Notice how Moses reminds the Israelites of her past unapologetically. The message is clear: Israel should not forget how her life used to be before she entered a covenant relationship with the LORD. Similarly, we should never forget what our lives were like before we put our faith in Jesus Christ. This is not to say that we should be beholden to our past and live in it as its slave. In Jesus Christ, we can embrace our past instead of trying to forget it or escape from it. Trying to forget or escape from it is futile because our past cannot be undone. But in Jesus Christ, we can embrace it as a part of God’s master plan for our lives, designed by His goodwill toward us. We cannot deny that even the tragic events in our past were woven into our life’s story to bring us to the present, in which we live as God’s beloved children, destined for eternal glory.
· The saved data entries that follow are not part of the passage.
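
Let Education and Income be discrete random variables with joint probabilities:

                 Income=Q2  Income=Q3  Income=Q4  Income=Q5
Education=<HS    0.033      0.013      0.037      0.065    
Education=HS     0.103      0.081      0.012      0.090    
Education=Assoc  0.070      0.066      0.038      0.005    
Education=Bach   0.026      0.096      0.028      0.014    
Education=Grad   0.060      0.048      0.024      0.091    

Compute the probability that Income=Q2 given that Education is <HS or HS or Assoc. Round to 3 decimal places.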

Even our past failures and sins should be remembered so that we should be even more vigilant about them and give thanks to God for not counting them against us but forgiving them in Jesus Christ.
Are you reconciled with your past because you trust in Jesus Christ and are reconciled with God, the sovereign Lord of all, even of your past history? Are you ready to embrace your past, including all the unpleasant, unfortunate, heart-breaking incidents because God has used them to bring you to the saving knowledge of Christ and opened up a glorious future for you?